Try these tips to slowly get yourself into eating healthier:
Mix veggies into food you already like: Who doesn't like macaroni and cheese? Or maybe a big heaping pot of beef stroganoff, or a plate of crispy nachos? What these all represent are prime opportunities to start mixing vegetable flavors into already delicious foods. Try some diced tomatoes on those nachos, or some broccoli in that cheesy mac and cheese. Put some carrots or onions in that beef stroganoff. Heck, if you're having a big ol' burger, put a couple more slices of tomato on it than you normally do, and maybe another piece of lettuce. Slowly pull those natural tastes into your diet, just a little at a time. Each time you do it, maybe take out a little of the main flavoring (and probably unhealthy) ingredient. Add a little less salt in your food, put only a tiny skim of mayonnaise on that burger, use a little less cheese in that macaroni. Try to emphasize the vegetable taste just a little more each time.
Vegetable side dishes: Don't do these plain at first, use some kind of a healthy additive. Saute your veggies in a tasty oil, or spread a little salsa on them. Sprinkle some cayenne pepper on them for quite a kick, or just regular black pepper might do as well. Try to use frozen veggies, or the ones that steam in the bag. Canned usually has a little too much sodium, and they don't taste as good anyway. At first, steam your veggies pretty aggressively. Make them soft, chew-able, so they melt in your mouth a little easier and don't fight back with a harsh crunch. And try to put at least a few on your plate at every dinner. You don't even have to eat them all. If they're there, you're more likely to at least give them a shot.
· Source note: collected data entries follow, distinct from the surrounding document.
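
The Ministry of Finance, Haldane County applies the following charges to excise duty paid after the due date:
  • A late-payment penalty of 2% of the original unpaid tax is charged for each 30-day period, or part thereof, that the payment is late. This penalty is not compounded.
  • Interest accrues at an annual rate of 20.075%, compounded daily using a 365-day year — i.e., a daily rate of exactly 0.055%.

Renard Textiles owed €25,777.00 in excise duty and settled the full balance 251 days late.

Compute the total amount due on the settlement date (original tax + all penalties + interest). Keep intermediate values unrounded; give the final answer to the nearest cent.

€34,231.58

Penalty periods: ⌈251/30⌉ = 9; penalty = 9 × 2% × €25,777.00 = €4,639.86
Interest: €25,777.00 × ((1 + 0.00055)^251 − 1) = €25,777.00 × 0.14798938… = €3,814.7223…
Total = €25,777.00 + €4,639.8600 + €3,814.7223… = €34,231.58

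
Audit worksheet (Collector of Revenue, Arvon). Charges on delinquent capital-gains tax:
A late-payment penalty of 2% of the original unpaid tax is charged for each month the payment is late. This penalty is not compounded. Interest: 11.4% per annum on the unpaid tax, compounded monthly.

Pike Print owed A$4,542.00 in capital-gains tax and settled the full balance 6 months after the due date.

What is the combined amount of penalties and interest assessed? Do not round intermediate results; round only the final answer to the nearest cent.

Late-payment penalty = 2% × A$4,542.00 × 6 mo = A$545.04
Interest (11.4%/yr ÷ 12 = 0.95%/month): A$4,542.00 × ((1 + 0.0095)^6 − 1) = A$265.1212…
Penalties + interest = A$545.0400 + A$265.1212… = A$810.16

A$810.16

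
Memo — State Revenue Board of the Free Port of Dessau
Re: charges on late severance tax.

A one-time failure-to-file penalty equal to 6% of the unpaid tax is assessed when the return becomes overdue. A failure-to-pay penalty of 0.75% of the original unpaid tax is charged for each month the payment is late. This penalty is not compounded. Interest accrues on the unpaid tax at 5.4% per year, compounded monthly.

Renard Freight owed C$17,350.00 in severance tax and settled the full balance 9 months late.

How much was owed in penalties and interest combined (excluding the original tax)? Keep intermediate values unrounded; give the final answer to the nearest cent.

C$2,927.58

Failure-to-file penalty: 6% × C$17,350.00 = C$1,041.00
Failure-to-pay penalty = 0.75% × C$17,350.00 × 9 mo = C$1,171.13…
Interest (5.4%/yr ÷ 12 = 0.45%/month): C$17,350.00 × ((1 + 0.0045)^9 − 1) = C$715.4569…
Penalties + interest = C$2,212.1250 + C$715.4569… = C$2,927.58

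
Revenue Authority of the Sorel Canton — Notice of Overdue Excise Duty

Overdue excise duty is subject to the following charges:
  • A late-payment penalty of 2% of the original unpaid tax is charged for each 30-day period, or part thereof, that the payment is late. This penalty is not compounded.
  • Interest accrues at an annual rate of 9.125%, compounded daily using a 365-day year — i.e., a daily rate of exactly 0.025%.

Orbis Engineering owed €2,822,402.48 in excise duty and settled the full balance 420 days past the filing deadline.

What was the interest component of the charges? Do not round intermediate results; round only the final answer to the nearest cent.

€312,428.76

Interest: €2,822,402.48 × ((1 + 0.00025)^420 − 1) = €2,822,402.48 × 0.11069603… = €312,428.7632…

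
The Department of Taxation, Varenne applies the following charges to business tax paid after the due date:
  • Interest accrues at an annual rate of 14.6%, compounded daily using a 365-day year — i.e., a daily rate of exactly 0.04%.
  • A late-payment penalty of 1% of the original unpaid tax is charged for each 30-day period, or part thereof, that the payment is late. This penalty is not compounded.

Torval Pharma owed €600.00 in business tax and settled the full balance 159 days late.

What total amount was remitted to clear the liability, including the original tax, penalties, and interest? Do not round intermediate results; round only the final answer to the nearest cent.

Penalty periods: ⌈159/30⌉ = 6; penalty = 6 × 1% × €600.00 = €36.00
Interest: €600.00 × ((1 + 0.0004)^159 − 1) = €600.00 × 0.06565250… = €39.3915…
Total = €600.00 + €36.0000 + €39.3915… = €675.39

€675.39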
Less sauce on the meat: This one's pretty self explanatory. If you put BBQ sauce on your chicken, next time you have the chicken make a conscious effort to maybe put about a third less sauce on the next time. Then a little less the next time after that. You don't ever have to completely get rid of it if you don't want to, but try to emphasize the flavors of the meat above the sauce. Another good idea is to have sauce every other or every third time you have the meat, as a rare treat. I bet this'll make it taste better anyway, and you won't take that BBQ sauce for granted.
Cook meat with care: If you're going to put less sauce on, you might as well try a little harder to cook that chicken so its as tender and delectable as possible. Make your dinner meats taste great by themselves, and you'll be less likely to top them with all sorts of crazy, unhealthy toppings.
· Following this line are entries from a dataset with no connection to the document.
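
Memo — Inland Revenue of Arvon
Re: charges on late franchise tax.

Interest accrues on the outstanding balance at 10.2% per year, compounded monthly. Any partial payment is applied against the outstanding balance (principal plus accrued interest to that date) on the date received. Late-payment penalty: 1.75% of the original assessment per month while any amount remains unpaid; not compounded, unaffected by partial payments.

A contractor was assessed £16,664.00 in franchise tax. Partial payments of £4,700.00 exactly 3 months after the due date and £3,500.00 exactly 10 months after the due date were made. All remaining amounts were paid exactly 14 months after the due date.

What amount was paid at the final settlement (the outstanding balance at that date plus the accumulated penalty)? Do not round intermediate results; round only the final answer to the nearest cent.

£14,063.93

Monthly rate = 10.2% ÷ 12 = 0.85%
Balance at month 3: £16,664.0000 × (1 + 0.0085)^3 = £17,092.5542…
After £4,700.00 payment: £17,092.5542… − £4,700.00 = £12,392.5542…
Balance at month 10: £12,392.5542… × (1 + 0.0085)^7 = £13,148.9824…
After £3,500.00 payment: £13,148.9824… − £3,500.00 = £9,648.9824…
Balance at month 14: £9,648.9824… × (1 + 0.0085)^4 = £9,981.2544…
Penalty: 14 × 1.75% × £16,664.00 = £4,082.68
Final settlement = outstanding balance + penalty = £9,981.2544… + £4,082.68 = £14,063.93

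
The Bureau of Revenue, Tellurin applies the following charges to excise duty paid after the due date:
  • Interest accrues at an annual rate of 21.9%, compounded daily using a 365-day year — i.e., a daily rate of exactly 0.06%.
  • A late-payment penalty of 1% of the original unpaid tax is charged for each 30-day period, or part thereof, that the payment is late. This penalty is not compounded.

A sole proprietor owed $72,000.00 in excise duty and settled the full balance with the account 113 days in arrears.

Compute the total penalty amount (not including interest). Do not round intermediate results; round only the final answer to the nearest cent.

$2,880.00

Penalty periods: ⌈113/30⌉ = 4; penalty = 4 × 1% × $72,000.00 = $2,880.00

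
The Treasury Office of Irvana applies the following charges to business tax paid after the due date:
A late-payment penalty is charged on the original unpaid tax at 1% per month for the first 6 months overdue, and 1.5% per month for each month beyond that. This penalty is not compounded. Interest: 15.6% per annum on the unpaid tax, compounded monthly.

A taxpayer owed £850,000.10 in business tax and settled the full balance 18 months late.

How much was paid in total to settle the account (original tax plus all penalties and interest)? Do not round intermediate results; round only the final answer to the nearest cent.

Penalty, months 1–6: 6 × 1% × £850,000.10 = £51,000.01…
Penalty, months 7–18: 12 × 1.5% × £850,000.10 = £153,000.02…
Interest (15.6%/yr ÷ 12 = 1.3%/month): £850,000.10 × ((1 + 0.013)^18 − 1) = £222,479.3845…
Total = £850,000.10 + £204,000.0240 + £222,479.3845… = £1,276,479.51

£1,276,479.51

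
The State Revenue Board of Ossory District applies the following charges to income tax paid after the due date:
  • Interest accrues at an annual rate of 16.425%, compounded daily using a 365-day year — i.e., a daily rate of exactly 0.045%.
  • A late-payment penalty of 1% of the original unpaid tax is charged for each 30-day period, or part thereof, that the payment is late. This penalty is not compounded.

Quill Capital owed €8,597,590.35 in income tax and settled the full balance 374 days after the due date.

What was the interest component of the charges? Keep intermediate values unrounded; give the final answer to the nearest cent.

Interest: €8,597,590.35 × ((1 + 0.00045)^374 − 1) = €8,597,590.35 × 0.18324675… = €1,575,480.4969…

€1,575,480.50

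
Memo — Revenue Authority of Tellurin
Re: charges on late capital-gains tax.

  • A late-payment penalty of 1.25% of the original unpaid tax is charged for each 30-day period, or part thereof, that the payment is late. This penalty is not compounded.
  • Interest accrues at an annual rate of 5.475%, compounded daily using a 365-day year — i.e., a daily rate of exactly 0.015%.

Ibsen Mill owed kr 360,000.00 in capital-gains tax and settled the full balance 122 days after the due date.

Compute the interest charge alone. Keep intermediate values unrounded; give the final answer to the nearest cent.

kr 6,648.15

Interest: kr 360,000.00 × ((1 + 0.00015)^122 − 1) = kr 360,000.00 × 0.01846707… = kr 6,648.1464…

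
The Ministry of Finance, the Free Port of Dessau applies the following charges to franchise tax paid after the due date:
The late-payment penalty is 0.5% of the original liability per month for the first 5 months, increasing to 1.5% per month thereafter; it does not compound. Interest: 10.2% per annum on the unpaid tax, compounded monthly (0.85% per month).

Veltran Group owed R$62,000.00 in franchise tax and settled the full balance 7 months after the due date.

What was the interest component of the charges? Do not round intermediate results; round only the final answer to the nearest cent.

Interest: R$62,000.00 × ((1 + 0.0085)^7 − 1) = R$62,000.00 × 0.0610389… = R$3,784.4135…

R$3,784.41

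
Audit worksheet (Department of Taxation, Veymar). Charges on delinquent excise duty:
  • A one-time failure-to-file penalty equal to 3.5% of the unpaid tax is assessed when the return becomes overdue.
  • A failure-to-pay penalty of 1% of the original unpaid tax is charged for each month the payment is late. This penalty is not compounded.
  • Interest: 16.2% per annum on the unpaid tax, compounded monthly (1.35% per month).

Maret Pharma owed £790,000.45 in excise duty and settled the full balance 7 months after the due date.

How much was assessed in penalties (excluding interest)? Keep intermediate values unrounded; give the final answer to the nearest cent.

£82,950.05

Failure-to-file penalty: 3.5% × £790,000.45 = £27,650.02…
Failure-to-pay penalty: 7 × 1% × £790,000.45 = £55,300.03…
Total penalty = £27,650.02… + £55,300.03… = £82,950.05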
Replace your snacks: I've mentioned this one a few times. To help your taste buds to adjust a little quicker, try replacing your afternoon potato chips with a banana, or a bowl of strawberries, or an apple. Fruit is sweet, so you'll still get that sweet tooth satisfied. It's also more satiating, so you'll be less likely to eat as much. Just replace one snack at a time. Take it slow.
Drink the pure stuff: There is a LOAD of sugar in most soda, and believe me a glass of mountain dew will NOT help break your sugar addiction. I suggest drinking more water, or maybe a glass of milk, or 100% juice. Try your best to get those soft drinks out of your diet though. Soda doesn't help anything, of that I can assure you. If you're dying for a sugary drink, try a zero calorie drink sweetener.
To close this article, I'm going to say this one more time. To break a processed food/sugar addiction, you need to do it gradually. If you do, your taste buds WILL adapt. Give them time, and don't give up. The younger you are, the faster it will happen. Set goals for yourself. Try a few more veggies every meal. A little less ketchup, a few less potato chips, maybe fruit for dessert a few nights a week. MAKE IT HAPPEN!!!!
Don't give up, you will adjust, and you'll be incredibly grateful that you did. It's fun to watch someone wince as you munch on a tomato in absolute and genuine happiness. Good Luck!